Fantasy and Mimesis (Routledge Revivals)

Fantasy and Mimesis (Routledge Revivals) PDF Author: Kathryn Hume
Publisher: Routledge
ISBN: 1317638530
Category : Literary Criticism
Languages : en
Pages : 232

Book Description
Since Plato and Aristotle’s declaration of the essence of literature as imitation, western narrative has been traditionally discussed in mimetic terms. Marginalized fantasy- the deliberate from reality – has become the hidden face of fiction, identified by most critics as a minor genre. First published in 1984, this book rejects generic definitions of fantasy, arguing that it is not a separate or even separable strain in literary practice, but rather an impulse as significant as that of mimesis. Together, fantasy and mimesis are the twin impulses behind literary creation. In an analysis that ranges from the Icelandic sagas to science fiction, from Malory to pulp romance, Kathryn Hume systematically examines the various ways in which fantasy and mimesis contribute to literary representations of reality. A detailed and comprehensive title, this reissue will be of particular value to undergraduate literature students with an interest in literary genres and the centrality of literature to the creative imagination.
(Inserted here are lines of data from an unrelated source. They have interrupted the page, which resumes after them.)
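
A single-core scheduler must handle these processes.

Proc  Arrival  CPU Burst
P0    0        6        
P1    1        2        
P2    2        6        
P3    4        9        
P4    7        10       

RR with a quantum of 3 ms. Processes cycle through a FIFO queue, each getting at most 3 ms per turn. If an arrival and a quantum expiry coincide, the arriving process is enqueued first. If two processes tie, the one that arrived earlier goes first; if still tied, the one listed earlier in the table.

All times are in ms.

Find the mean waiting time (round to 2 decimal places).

10.20

Schedule: | P0 0-3 | P1 3-5 | P2 5-8 | P0 8-11 | P3 11-14 | P4 14-17 | P2 17-20 | P3 20-23 | P4 23-26 | P3 26-29 | P4 29-33 |
Completion: P0=11  P1=5  P2=20  P3=29  P4=33
Waiting times: P0=5, P1=2, P2=12, P3=16, P4=16
Average waiting = (5+2+12+16+16) / 5 = 51/5 = 10.20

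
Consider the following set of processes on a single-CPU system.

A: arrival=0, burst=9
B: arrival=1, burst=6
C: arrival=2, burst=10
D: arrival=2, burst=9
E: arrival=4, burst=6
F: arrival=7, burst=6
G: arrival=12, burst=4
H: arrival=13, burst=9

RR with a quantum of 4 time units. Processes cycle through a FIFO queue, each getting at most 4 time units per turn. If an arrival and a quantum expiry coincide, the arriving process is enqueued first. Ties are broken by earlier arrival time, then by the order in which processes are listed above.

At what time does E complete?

48

Timeline: | A 0-4 | B 4-8 | C 8-12 | D 12-16 | E 16-20 | A 20-24 | F 24-28 | B 28-30 | G 30-34 | C 34-38 | H 38-42 | D 42-46 | E 46-48 | A 48-49 | F 49-51 | C 51-53 | H 53-57 | D 57-58 | H 58-59 |
Completion: A=49  B=30  C=53  D=58  E=48  F=51  G=34  H=59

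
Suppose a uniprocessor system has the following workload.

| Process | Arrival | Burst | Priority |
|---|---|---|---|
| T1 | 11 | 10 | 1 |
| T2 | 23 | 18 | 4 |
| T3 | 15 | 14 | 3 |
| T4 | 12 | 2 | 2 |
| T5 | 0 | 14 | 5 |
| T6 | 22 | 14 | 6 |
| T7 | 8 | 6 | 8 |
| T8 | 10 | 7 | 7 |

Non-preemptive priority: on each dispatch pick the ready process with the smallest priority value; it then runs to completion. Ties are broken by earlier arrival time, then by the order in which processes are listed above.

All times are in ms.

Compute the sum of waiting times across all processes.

Gantt: | T5 0-14 | T1 14-24 | T4 24-26 | T3 26-40 | T2 40-58 | T6 58-72 | T8 72-79 | T7 79-85 |
Completion: T1=24  T2=58  T3=40  T4=26  T5=14  T6=72  T7=85  T8=79
Waiting = turnaround − burst: T1=3, T2=17, T3=11, T4=12, T5=0, T6=36, T7=71, T8=62
Total waiting = 3 + 17 + 11 + 12 + 0 + 36 + 71 + 62 = 212

212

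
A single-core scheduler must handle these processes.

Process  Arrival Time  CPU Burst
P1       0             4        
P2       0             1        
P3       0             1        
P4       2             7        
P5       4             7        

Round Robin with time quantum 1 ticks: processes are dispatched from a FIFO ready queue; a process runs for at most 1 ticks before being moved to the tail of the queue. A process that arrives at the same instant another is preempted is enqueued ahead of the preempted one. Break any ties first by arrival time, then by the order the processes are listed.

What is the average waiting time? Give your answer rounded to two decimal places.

Timeline: | P1 0-1 | P2 1-2 | P3 2-3 | P1 3-4 | P4 4-5 | P5 5-6 | P1 6-7 | P4 7-8 | P5 8-9 | P1 9-10 | P4 10-11 | P5 11-12 | P4 12-13 | P5 13-14 | P4 14-15 | P5 15-16 | P4 16-17 | P5 17-18 | P4 18-19 | P5 19-20 |
Completion: P1=10  P2=2  P3=3  P4=19  P5=20
Turnaround (C−A): P1=10  P2=2  P3=3  P4=17  P5=16
Waiting times: P1=6, P2=1, P3=2, P4=10, P5=9
Average waiting = (6+1+2+10+9) / 5 = 28/5 = 5.60

5.60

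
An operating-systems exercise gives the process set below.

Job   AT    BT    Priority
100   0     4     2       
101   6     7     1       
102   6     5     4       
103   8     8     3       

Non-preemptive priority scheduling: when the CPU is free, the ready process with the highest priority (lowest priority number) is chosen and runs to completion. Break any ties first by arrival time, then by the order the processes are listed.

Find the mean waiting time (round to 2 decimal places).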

Resisting Novels (Routledge Revivals)

Resisting Novels (Routledge Revivals) PDF Author: Lennard J. Davis
Publisher: Routledge
ISBN: 1317672224
Category : Literary Criticism
Languages : en
Pages : 237

Book Description
"By making friends with signs", Lennard Davis argues, "we are weakening the bond that anchors us to the social world, the world of action, and binding ourselves to the ideological." For the reader, this power of the novel needs to be resisted. But there is a double resistance at work: the novel is also a defensive structure positioning us against alienation and loneliness: the dehumanising symptoms of modern life. While discussions surrounding ideology in novels traditionally concentrate on thematics, in this study – first published in 1987 - Davis approaches the subject through such structural features as location, character, dialogue and plot. Drawing on a wide range of novels from the seventeenth century to the present day, and on psychoanalysis as well as philosophy, Resisting Novels explores how fiction works subliminally to resist change and to detach the reader from the world of lived experience. This controversial critique will engage students and academics with a particular interest in literary theory.